Every romantic relationship has an Original Agreement, be it sexual, financial, emotional, or a combination of all three. When this original agreement isn't being fulfilled—through change, shifting priorities, or neglect—it causes the relationship to stall…or end. Over time, life can enter a place of habit and cohabitation for many couples, and that’s when things can get dreary. Spontaneity turns into Date Night, conversations are replaced by discussions about bills and kids, and sex becomes a few scheduled minutes of the same foreplay preceding another few minutes of predictable missionary position. Given this scenario, and with memories of how great things used to be, it’s human nature to seek out what makes you happy and satisfied.

I recently polled just over 1,000 women—over two-thirds of them in the same relationship for over 10 years—asking them a very straightforward question: What do women want in bed?

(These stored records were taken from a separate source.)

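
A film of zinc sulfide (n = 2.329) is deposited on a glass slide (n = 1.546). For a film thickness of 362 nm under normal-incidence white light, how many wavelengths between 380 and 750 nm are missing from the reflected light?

Ray reflecting at the top interface goes from n = 1.0 toward n = 2.329: a half-wave phase shift.
At the lower boundary (n = 2.329 to n = 1.546) the reflected ray undergoes no phase shift.
Exactly one π shift → a net half-wave offset.
With one net inversion, destructive interference in reflection requires 2 n t = m λ.
λ = 2 n t / m = 1686 / m nm.
m=2: 843 nm (IR); m=3: 562 nm (visible); m=4: 422 nm (visible); m=5: 337 nm (UV).

2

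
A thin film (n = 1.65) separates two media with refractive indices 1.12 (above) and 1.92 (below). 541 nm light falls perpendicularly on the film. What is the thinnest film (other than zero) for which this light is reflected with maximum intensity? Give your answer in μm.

0.164 μm

At the upper boundary (n = 1.12 to n = 1.65) the reflected ray undergoes a half-wave phase shift.
Ray reflecting at the bottom interface goes from n = 1.65 toward n = 1.92: a half-wave phase shift.
Net: no relative phase inversion (both shifts match).
With no net inversion, constructive interference in reflection requires 2 n t = m λ.
Minimum nonzero at m = 1: t = λ / (2 n) = 541 / (2 × 1.65) = 164 nm.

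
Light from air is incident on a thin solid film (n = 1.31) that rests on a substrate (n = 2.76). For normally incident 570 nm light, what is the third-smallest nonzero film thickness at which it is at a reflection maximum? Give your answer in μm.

0.653 μm

Top surface (1.0 → 1.31): reflection off a higher-index medium gives a half-wave phase shift.
Ray reflecting at the bottom interface goes from n = 1.31 toward n = 2.76: a half-wave phase shift.
The two reflections carry the same phase change, so no net offset.
For bright reflection here: 2 n t = m λ.
The third-smallest nonzero thickness corresponds to m = 3: t = m λ / (2 n) = 3.00 × 570 / (2 × 1.31) = 653 nm.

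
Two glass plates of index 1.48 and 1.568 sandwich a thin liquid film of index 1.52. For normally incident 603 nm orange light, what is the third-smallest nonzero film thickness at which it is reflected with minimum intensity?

496 nm

At the upper boundary (n = 1.48 to n = 1.52) the reflected ray undergoes a half-wave phase shift.
Bottom surface (1.52 → 1.568): reflection off a higher-index medium gives a half-wave phase shift.
Net: no relative phase inversion (both shifts match).
With no net inversion, destructive interference in reflection requires 2 n t = (m + ½) λ.
The third-smallest nonzero thickness corresponds to m = 2: t = (m + ½) λ / (2 n) = 2.50 × 603 / (2 × 1.52) = 496 nm.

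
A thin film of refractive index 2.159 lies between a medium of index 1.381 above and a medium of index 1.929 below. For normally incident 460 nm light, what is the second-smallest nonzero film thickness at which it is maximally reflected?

Ray reflecting at the top interface goes from n = 1.381 toward n = 2.159: a half-wave phase shift.
At the lower boundary (n = 2.159 to n = 1.929) the reflected ray undergoes no phase shift.
Exactly one π shift → a net half-wave offset.
With one net inversion, constructive interference in reflection requires 2 n t = (m + ½) λ.
The second-smallest nonzero thickness corresponds to m = 1: t = (m + ½) λ / (2 n) = 1.50 × 460 / (2 × 2.159) = 160 nm.

160 nm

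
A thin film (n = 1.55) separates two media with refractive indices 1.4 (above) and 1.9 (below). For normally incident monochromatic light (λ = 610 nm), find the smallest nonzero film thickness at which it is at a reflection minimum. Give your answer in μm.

Ray reflecting at the top interface goes from n = 1.4 toward n = 1.55: a half-wave phase shift.
At the lower boundary (n = 1.55 to n = 1.9) the reflected ray undergoes a half-wave phase shift.
The two reflections carry the same phase change, so no net offset.
For minimum reflection here: 2 n t = (m + ½) λ.
Minimum at m = 0: t = λ / (4 n) = 610 / (4 × 1.55) = 98.4 nm.

0.0984 μm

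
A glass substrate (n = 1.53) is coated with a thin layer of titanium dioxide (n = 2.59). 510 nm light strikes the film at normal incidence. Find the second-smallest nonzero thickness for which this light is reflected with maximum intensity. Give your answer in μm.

At the upper boundary (n = 1.0 to n = 2.59) the reflected ray undergoes a half-wave phase shift.
Ray reflecting at the bottom interface goes from n = 2.59 toward n = 1.53: no phase shift.
The two reflections differ by half a wavelength.
So the condition for constructive reflection is 2 n t = (m + ½) λ.
The second-smallest nonzero thickness corresponds to m = 1: t = (m + ½) λ / (2 n) = 1.50 × 510 / (2 × 2.59) = 148 nm.

0.148 μm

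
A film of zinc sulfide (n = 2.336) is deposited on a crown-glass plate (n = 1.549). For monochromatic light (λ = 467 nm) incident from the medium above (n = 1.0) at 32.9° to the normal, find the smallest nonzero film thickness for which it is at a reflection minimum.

At the upper boundary (n = 1.0 to n = 2.336) the reflected ray undergoes a half-wave phase shift.
At the lower boundary (n = 2.336 to n = 1.549) the reflected ray undergoes no phase shift.
The two reflections differ by half a wavelength.
For dark reflection here: 2 n t cos θ_r = m λ.
Snell's law: 1.0 sin 32.9° = 2.336 sin θ_r → sin θ_r = 0.233, cos θ_r = 0.973.
Minimum nonzero at m = 1: t = λ / (2 n cos θ_r) = 467 / (2 × 2.336 × 0.973) = 103 nm.

103 nm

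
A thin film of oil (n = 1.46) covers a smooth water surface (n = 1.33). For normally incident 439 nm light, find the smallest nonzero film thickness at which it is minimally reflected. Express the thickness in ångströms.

At the upper boundary (n = 1.0 to n = 1.46) the reflected ray undergoes a half-wave phase shift.
At the lower boundary (n = 1.46 to n = 1.33) the reflected ray undergoes no phase shift.
Exactly one π shift → a net half-wave offset.
With one net inversion, destructive interference in reflection requires 2 n t = m λ.
Minimum nonzero at m = 1: t = λ / (2 n) = 439 / (2 × 1.46) = 150 nm.

1503 Å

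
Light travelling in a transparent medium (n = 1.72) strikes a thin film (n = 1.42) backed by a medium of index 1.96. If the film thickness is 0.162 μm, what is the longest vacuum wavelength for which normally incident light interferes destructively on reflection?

Ray reflecting at the top interface goes from n = 1.72 toward n = 1.42: no phase shift.
Ray reflecting at the bottom interface goes from n = 1.42 toward n = 1.96: a half-wave phase shift.
The two reflections differ by half a wavelength.
For minimum reflection here: 2 n t = m λ.
λ = 2 n t / m. The longest wavelength is m = 1: λ = 2 × 1.42 × 162 / 1.00 = 460 nm.

460 nm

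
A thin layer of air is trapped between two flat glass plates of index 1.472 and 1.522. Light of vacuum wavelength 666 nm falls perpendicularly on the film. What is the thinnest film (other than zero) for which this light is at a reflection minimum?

At the upper boundary (n = 1.472 to n = 1.0) the reflected ray undergoes no phase shift.
Ray reflecting at the bottom interface goes from n = 1.0 toward n = 1.522: a half-wave phase shift.
The two reflections differ by half a wavelength.
For minimum reflection here: 2 n t = m λ.
Minimum nonzero at m = 1: t = λ / (2 n) = 666 / (2 × 1.0) = 333 nm.

333 nm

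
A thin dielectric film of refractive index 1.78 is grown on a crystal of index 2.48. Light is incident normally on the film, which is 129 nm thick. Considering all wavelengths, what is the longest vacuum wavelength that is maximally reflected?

459 nm

Ray reflecting at the top interface goes from n = 1.0 toward n = 1.78: a half-wave phase shift.
Bottom surface (1.78 → 2.48): reflection off a higher-index medium gives a half-wave phase shift.
Net: no relative phase inversion (both shifts match).
For strong reflection here: 2 n t = m λ.
λ = 2 n t / m. The longest wavelength is m = 1: λ = 2 × 1.78 × 129 / 1.00 = 459 nm.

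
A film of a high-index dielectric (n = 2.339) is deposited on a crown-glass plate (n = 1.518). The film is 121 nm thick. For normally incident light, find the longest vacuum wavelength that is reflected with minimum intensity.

566 nm

At the upper boundary (n = 1.0 to n = 2.339) the reflected ray undergoes a half-wave phase shift.
Ray reflecting at the bottom interface goes from n = 2.339 toward n = 1.518: no phase shift.
Exactly one π shift → a net half-wave offset.
With one net inversion, destructive interference in reflection requires 2 n t = m λ.
λ = 2 n t / m. The longest wavelength is m = 1: λ = 2 × 2.339 × 121 / 1.00 = 566 nm.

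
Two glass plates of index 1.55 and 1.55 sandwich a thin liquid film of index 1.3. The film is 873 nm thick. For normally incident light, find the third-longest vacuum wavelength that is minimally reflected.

Ray reflecting at the top interface goes from n = 1.55 toward n = 1.3: no phase shift.
At the lower boundary (n = 1.3 to n = 1.55) the reflected ray undergoes a half-wave phase shift.
Exactly one π shift → a net half-wave offset.
For dark reflection here: 2 n t = m λ.
λ = 2 n t / m. The third-longest wavelength is m = 3: λ = 2 × 1.3 × 873 / 3.00 = 757 nm.

757 nm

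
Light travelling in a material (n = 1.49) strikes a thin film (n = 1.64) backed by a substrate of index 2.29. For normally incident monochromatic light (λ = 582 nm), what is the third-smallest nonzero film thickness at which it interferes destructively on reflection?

444 nm

Ray reflecting at the top interface goes from n = 1.49 toward n = 1.64: a half-wave phase shift.
At the lower boundary (n = 1.64 to n = 2.29) the reflected ray undergoes a half-wave phase shift.
The two reflections carry the same phase change, so no net offset.
So the condition for destructive reflection is 2 n t = (m + ½) λ.
The third-smallest nonzero thickness corresponds to m = 2: t = (m + ½) λ / (2 n) = 2.50 × 582 / (2 × 1.64) = 444 nm.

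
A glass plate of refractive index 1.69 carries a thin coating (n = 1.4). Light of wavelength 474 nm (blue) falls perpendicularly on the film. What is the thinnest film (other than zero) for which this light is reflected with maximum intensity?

169 nm

Ray reflecting at the top interface goes from n = 1.0 toward n = 1.4: a half-wave phase shift.
At the lower boundary (n = 1.4 to n = 1.69) the reflected ray undergoes a half-wave phase shift.
Zero or two π shifts → no net half-wave offset.
With no net inversion, constructive interference in reflection requires 2 n t = m λ.
Minimum nonzero at m = 1: t = λ / (2 n) = 474 / (2 × 1.4) = 169 nm.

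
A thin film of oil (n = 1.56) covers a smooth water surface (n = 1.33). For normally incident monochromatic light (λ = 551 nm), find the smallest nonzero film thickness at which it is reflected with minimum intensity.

177 nm

Top surface (1.0 → 1.56): reflection off a higher-index medium gives a half-wave phase shift.
At the lower boundary (n = 1.56 to n = 1.33) the reflected ray undergoes no phase shift.
Net: one phase inversion between the two reflected rays.
For minimum reflection here: 2 n t = m λ.
Minimum nonzero at m = 1: t = λ / (2 n) = 551 / (2 × 1.56) = 177 nm.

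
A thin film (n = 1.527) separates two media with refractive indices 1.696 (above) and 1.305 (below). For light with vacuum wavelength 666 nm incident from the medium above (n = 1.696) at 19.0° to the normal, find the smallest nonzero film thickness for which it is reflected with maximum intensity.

Ray reflecting at the top interface goes from n = 1.696 toward n = 1.527: no phase shift.
Ray reflecting at the bottom interface goes from n = 1.527 toward n = 1.305: no phase shift.
The two reflections carry the same phase change, so no net offset.
So the condition for constructive reflection is 2 n t cos θ_r = m λ.
Snell's law: 1.696 sin 19.0° = 1.527 sin θ_r → sin θ_r = 0.362, cos θ_r = 0.932.
Minimum nonzero at m = 1: t = λ / (2 n cos θ_r) = 666 / (2 × 1.527 × 0.932) = 234 nm.

234 nm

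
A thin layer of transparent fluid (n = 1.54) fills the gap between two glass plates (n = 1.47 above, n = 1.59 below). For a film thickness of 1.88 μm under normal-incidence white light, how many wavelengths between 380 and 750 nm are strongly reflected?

8

At the upper boundary (n = 1.47 to n = 1.54) the reflected ray undergoes a half-wave phase shift.
Ray reflecting at the bottom interface goes from n = 1.54 toward n = 1.59: a half-wave phase shift.
The two reflections carry the same phase change, so no net offset.
With no net inversion, constructive interference in reflection requires 2 n t = m λ.
λ = 2 n t / m = 5790 / m nm.
m=7: 827 nm (IR); m=8: 724 nm (visible); m=9: 643 nm (visible); m=10: 579 nm (visible); m=11: 526 nm (visible); m=12: 483 nm (visible); m=13: 445 nm (visible); m=14: 414 nm (visible); m=15: 386 nm (visible); m=16: 362 nm (UV).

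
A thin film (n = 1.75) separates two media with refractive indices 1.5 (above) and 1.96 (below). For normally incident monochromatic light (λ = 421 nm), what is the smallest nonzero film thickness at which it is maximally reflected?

120 nm

Ray reflecting at the top interface goes from n = 1.5 toward n = 1.75: a half-wave phase shift.
Bottom surface (1.75 → 1.96): reflection off a higher-index medium gives a half-wave phase shift.
Zero or two π shifts → no net half-wave offset.
For strong reflection here: 2 n t = m λ.
The smallest nonzero thickness corresponds to m = 1: t = m λ / (2 n) = 1.00 × 421 / (2 × 1.75) = 120 nm.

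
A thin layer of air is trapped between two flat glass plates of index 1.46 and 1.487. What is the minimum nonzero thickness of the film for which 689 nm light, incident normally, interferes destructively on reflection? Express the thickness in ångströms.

3445 Å

At the upper boundary (n = 1.46 to n = 1.0) the reflected ray undergoes no phase shift.
At the lower boundary (n = 1.0 to n = 1.487) the reflected ray undergoes a half-wave phase shift.
Exactly one π shift → a net half-wave offset.
With one net inversion, destructive interference in reflection requires 2 n t = m λ.
Minimum nonzero at m = 1: t = λ / (2 n) = 689 / (2 × 1.0) = 345 nm.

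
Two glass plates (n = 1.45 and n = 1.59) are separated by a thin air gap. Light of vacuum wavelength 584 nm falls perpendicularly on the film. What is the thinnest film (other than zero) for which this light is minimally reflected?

Ray reflecting at the top interface goes from n = 1.45 toward n = 1.0: no phase shift.
Ray reflecting at the bottom interface goes from n = 1.0 toward n = 1.59: a half-wave phase shift.
Exactly one π shift → a net half-wave offset.
For weak reflection here: 2 n t = m λ.
Minimum nonzero at m = 1: t = λ / (2 n) = 584 / (2 × 1.0) = 292 nm.

292 nm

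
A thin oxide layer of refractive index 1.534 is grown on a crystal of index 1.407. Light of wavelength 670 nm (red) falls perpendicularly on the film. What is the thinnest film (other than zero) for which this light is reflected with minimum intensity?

218 nm

Top surface (1.0 → 1.534): reflection off a higher-index medium gives a half-wave phase shift.
At the lower boundary (n = 1.534 to n = 1.407) the reflected ray undergoes no phase shift.
Exactly one π shift → a net half-wave offset.
With one net inversion, destructive interference in reflection requires 2 n t = m λ.
Minimum nonzero at m = 1: t = λ / (2 n) = 670 / (2 × 1.534) = 218 nm.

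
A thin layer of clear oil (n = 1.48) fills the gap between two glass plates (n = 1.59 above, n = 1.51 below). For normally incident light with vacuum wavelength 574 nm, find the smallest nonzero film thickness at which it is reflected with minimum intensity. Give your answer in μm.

0.194 μm

Top surface (1.59 → 1.48): reflection off a lower-index medium gives no phase shift.
Ray reflecting at the bottom interface goes from n = 1.48 toward n = 1.51: a half-wave phase shift.
Exactly one π shift → a net half-wave offset.
So the condition for destructive reflection is 2 n t = m λ.
Minimum nonzero at m = 1: t = λ / (2 n) = 574 / (2 × 1.48) = 194 nm.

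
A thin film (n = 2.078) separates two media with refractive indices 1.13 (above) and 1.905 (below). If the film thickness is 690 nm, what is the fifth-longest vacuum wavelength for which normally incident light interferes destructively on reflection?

574 nm

At the upper boundary (n = 1.13 to n = 2.078) the reflected ray undergoes a half-wave phase shift.
Bottom surface (2.078 → 1.905): reflection off a lower-index medium gives no phase shift.
The two reflections differ by half a wavelength.
With one net inversion, destructive interference in reflection requires 2 n t = m λ.
λ = 2 n t / m. The fifth-longest wavelength is m = 5: λ = 2 × 2.078 × 690 / 5.00 = 574 nm.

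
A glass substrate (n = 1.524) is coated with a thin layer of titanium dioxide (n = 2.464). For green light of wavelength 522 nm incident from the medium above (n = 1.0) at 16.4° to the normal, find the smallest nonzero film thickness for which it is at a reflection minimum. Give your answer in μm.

Top surface (1.0 → 2.464): reflection off a higher-index medium gives a half-wave phase shift.
At the lower boundary (n = 2.464 to n = 1.524) the reflected ray undergoes no phase shift.
Net: one phase inversion between the two reflected rays.
With one net inversion, destructive interference in reflection requires 2 n t cos θ_r = m λ.
Snell's law: 1.0 sin 16.4° = 2.464 sin θ_r → sin θ_r = 0.115, cos θ_r = 0.993.
Minimum nonzero at m = 1: t = λ / (2 n cos θ_r) = 522 / (2 × 2.464 × 0.993) = 107 nm.

0.107 μm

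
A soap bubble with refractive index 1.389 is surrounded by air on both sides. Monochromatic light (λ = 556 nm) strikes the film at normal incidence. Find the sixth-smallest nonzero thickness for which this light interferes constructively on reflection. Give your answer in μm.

At the upper boundary (n = 1.0 to n = 1.389) the reflected ray undergoes a half-wave phase shift.
Bottom surface (1.389 → 1.0): reflection off a lower-index medium gives no phase shift.
Net: one phase inversion between the two reflected rays.
For strong reflection here: 2 n t = (m + ½) λ.
The sixth-smallest nonzero thickness corresponds to m = 5: t = (m + ½) λ / (2 n) = 5.50 × 556 / (2 × 1.389) = 1101 nm.

1.10 μm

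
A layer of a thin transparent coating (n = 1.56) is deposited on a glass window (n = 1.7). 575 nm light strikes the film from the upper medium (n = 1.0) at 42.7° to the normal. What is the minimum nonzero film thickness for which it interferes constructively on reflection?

Top surface (1.0 → 1.56): reflection off a higher-index medium gives a half-wave phase shift.
Ray reflecting at the bottom interface goes from n = 1.56 toward n = 1.7: a half-wave phase shift.
Zero or two π shifts → no net half-wave offset.
For strong reflection here: 2 n t cos θ_r = m λ.
Snell's law: 1.0 sin 42.7° = 1.56 sin θ_r → sin θ_r = 0.435, cos θ_r = 0.901.
Minimum nonzero at m = 1: t = λ / (2 n cos θ_r) = 575 / (2 × 1.56 × 0.901) = 205 nm.

205 nm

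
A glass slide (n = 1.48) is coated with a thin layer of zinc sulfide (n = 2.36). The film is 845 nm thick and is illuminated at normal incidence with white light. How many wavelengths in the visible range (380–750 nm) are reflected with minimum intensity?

Top surface (1.0 → 2.36): reflection off a higher-index medium gives a half-wave phase shift.
Ray reflecting at the bottom interface goes from n = 2.36 toward n = 1.48: no phase shift.
Net: one phase inversion between the two reflected rays.
So the condition for destructive reflection is 2 n t = m λ.
λ = 2 n t / m = 3988 / m nm.
m=5: 798 nm (IR); m=6: 665 nm (visible); m=7: 570 nm (visible); m=8: 499 nm (visible); m=9: 443 nm (visible); m=10: 399 nm (visible); m=11: 363 nm (UV).

5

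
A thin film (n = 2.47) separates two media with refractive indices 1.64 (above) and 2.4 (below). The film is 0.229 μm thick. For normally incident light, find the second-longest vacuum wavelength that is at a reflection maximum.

754 nm

At the upper boundary (n = 1.64 to n = 2.47) the reflected ray undergoes a half-wave phase shift.
Bottom surface (2.47 → 2.4): reflection off a lower-index medium gives no phase shift.
Exactly one π shift → a net half-wave offset.
For maximum reflection here: 2 n t = (m + ½) λ.
λ = 2 n t / (m + ½). The second-longest wavelength is m = 1: λ = 2 × 2.47 × 229 / 1.50 = 754 nm.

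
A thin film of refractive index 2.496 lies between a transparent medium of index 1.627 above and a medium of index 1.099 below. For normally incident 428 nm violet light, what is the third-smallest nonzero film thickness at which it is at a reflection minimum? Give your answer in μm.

0.257 μm

Top surface (1.627 → 2.496): reflection off a higher-index medium gives a half-wave phase shift.
Bottom surface (2.496 → 1.099): reflection off a lower-index medium gives no phase shift.
Exactly one π shift → a net half-wave offset.
With one net inversion, destructive interference in reflection requires 2 n t = m λ.
The third-smallest nonzero thickness corresponds to m = 3: t = m λ / (2 n) = 3.00 × 428 / (2 × 2.496) = 257 nm.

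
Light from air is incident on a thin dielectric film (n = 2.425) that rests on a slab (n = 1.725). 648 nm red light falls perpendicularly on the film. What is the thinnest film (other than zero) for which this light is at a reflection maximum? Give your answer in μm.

Top surface (1.0 → 2.425): reflection off a higher-index medium gives a half-wave phase shift.
Ray reflecting at the bottom interface goes from n = 2.425 toward n = 1.725: no phase shift.
Exactly one π shift → a net half-wave offset.
With one net inversion, constructive interference in reflection requires 2 n t = (m + ½) λ.
Minimum at m = 0: t = λ / (4 n) = 648 / (4 × 2.425) = 66.8 nm.

0.0668 μm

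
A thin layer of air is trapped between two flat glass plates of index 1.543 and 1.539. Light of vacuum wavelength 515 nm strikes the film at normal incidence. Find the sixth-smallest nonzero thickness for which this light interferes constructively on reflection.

1416 nm

Ray reflecting at the top interface goes from n = 1.543 toward n = 1.0: no phase shift.
Ray reflecting at the bottom interface goes from n = 1.0 toward n = 1.539: a half-wave phase shift.
Net: one phase inversion between the two reflected rays.
So the condition for constructive reflection is 2 n t = (m + ½) λ.
The sixth-smallest nonzero thickness corresponds to m = 5: t = (m + ½) λ / (2 n) = 5.50 × 515 / (2 × 1.0) = 1416 nm.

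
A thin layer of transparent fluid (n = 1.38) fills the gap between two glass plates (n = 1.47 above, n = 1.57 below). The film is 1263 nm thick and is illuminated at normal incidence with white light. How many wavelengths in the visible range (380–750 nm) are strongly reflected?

4

Top surface (1.47 → 1.38): reflection off a lower-index medium gives no phase shift.
Ray reflecting at the bottom interface goes from n = 1.38 toward n = 1.57: a half-wave phase shift.
Exactly one π shift → a net half-wave offset.
So the condition for constructive reflection is 2 n t = (m + ½) λ.
λ = 2 n t / (m + ½) = 3486 / (m + ½) nm.
m=4: 775 nm (IR); m=5: 634 nm (visible); m=6: 536 nm (visible); m=7: 465 nm (visible); m=8: 410 nm (visible); m=9: 367 nm (UV).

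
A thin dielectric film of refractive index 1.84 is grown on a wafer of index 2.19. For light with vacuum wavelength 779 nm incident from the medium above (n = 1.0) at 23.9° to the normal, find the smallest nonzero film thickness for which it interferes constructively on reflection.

217 nm

At the upper boundary (n = 1.0 to n = 1.84) the reflected ray undergoes a half-wave phase shift.
At the lower boundary (n = 1.84 to n = 2.19) the reflected ray undergoes a half-wave phase shift.
Net: no relative phase inversion (both shifts match).
For strong reflection here: 2 n t cos θ_r = m λ.
Snell's law: 1.0 sin 23.9° = 1.84 sin θ_r → sin θ_r = 0.220, cos θ_r = 0.975.
Minimum nonzero at m = 1: t = λ / (2 n cos θ_r) = 779 / (2 × 1.84 × 0.975) = 217 nm.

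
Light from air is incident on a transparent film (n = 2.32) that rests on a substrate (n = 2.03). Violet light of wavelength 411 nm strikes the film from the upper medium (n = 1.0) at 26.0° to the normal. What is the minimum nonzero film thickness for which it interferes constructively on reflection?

Ray reflecting at the top interface goes from n = 1.0 toward n = 2.32: a half-wave phase shift.
Ray reflecting at the bottom interface goes from n = 2.32 toward n = 2.03: no phase shift.
Net: one phase inversion between the two reflected rays.
So the condition for constructive reflection is 2 n t cos θ_r = (m + ½) λ.
Snell's law: 1.0 sin 26.0° = 2.32 sin θ_r → sin θ_r = 0.189, cos θ_r = 0.982.
Minimum at m = 0: t = λ / (4 n cos θ_r) = 411 / (4 × 2.32 × 0.982) = 45.1 nm.

45.1 nm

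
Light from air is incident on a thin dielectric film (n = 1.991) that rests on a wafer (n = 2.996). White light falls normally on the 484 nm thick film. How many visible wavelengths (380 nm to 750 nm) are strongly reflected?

3

Top surface (1.0 → 1.991): reflection off a higher-index medium gives a half-wave phase shift.
Bottom surface (1.991 → 2.996): reflection off a higher-index medium gives a half-wave phase shift.
Net: no relative phase inversion (both shifts match).
For bright reflection here: 2 n t = m λ.
λ = 2 n t / m = 1927 / m nm.
m=2: 964 nm (IR); m=3: 642 nm (visible); m=4: 482 nm (visible); m=5: 385 nm (visible); m=6: 321 nm (UV).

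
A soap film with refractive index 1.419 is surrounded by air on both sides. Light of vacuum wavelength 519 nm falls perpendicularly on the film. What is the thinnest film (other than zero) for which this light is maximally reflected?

91.4 nm

At the upper boundary (n = 1.0 to n = 1.419) the reflected ray undergoes a half-wave phase shift.
Ray reflecting at the bottom interface goes from n = 1.419 toward n = 1.0: no phase shift.
Net: one phase inversion between the two reflected rays.
For maximum reflection here: 2 n t = (m + ½) λ.
Minimum at m = 0: t = λ / (4 n) = 519 / (4 × 1.419) = 91.4 nm.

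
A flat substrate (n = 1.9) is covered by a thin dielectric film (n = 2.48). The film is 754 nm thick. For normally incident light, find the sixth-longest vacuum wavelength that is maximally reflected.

680 nm

At the upper boundary (n = 1.0 to n = 2.48) the reflected ray undergoes a half-wave phase shift.
Bottom surface (2.48 → 1.9): reflection off a lower-index medium gives no phase shift.
Exactly one π shift → a net half-wave offset.
So the condition for constructive reflection is 2 n t = (m + ½) λ.
λ = 2 n t / (m + ½). The sixth-longest wavelength is m = 5: λ = 2 × 2.48 × 754 / 5.50 = 680 nm.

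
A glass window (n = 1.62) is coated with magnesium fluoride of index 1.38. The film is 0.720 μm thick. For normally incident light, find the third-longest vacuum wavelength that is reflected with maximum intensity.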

In analyzing the responses, a whopping 92 percent answered the most important thing—ranked higher than foreplay and oral sex—is a kiss. Not just any kiss… a real kiss filled with passion… where she can feel how badly he desires her. A kiss that reminds her that she is a woman, not just a wife or mother. A kiss that lets her know that he sees her as a feminine being, and he craves her the way he did when they first met.

And in this simple answer, we can see what so many women are missing—Passion and Desire—and why they are signing up in droves for sites like Ashley Madison. They don’t want to leave the security of their marriage, but they aren’t willing to put their wants and needs on hold anymore, either.


A Recipe For Disconnection

Long-term relationships suffer from one main issue: Predictability. For some, predictable can mean security and comfort, and those aren’t bad things. But predictable also brings about routine without variance and more importantly without excitement. For those who haven’t done their own work and have transitioned to seeking/finding their value externally, this is a recipe for disaster. It’s simple math: Predictability, comfort and routine make people forget why they fell in love in the first place.

The solution to staying together can be boiled down to something simple: gratitude. Want to make your marriage work? Stay grateful and show them that you appreciate them—not for what they do, but for who they are. Without appreciation, you are headed for divorce court. The bottom line: No matter how much someone loves you, everyone has a point where they get tired of waiting to be appreciated… and that is when you will find them in the arms of someone else, with you watching from the sidelines.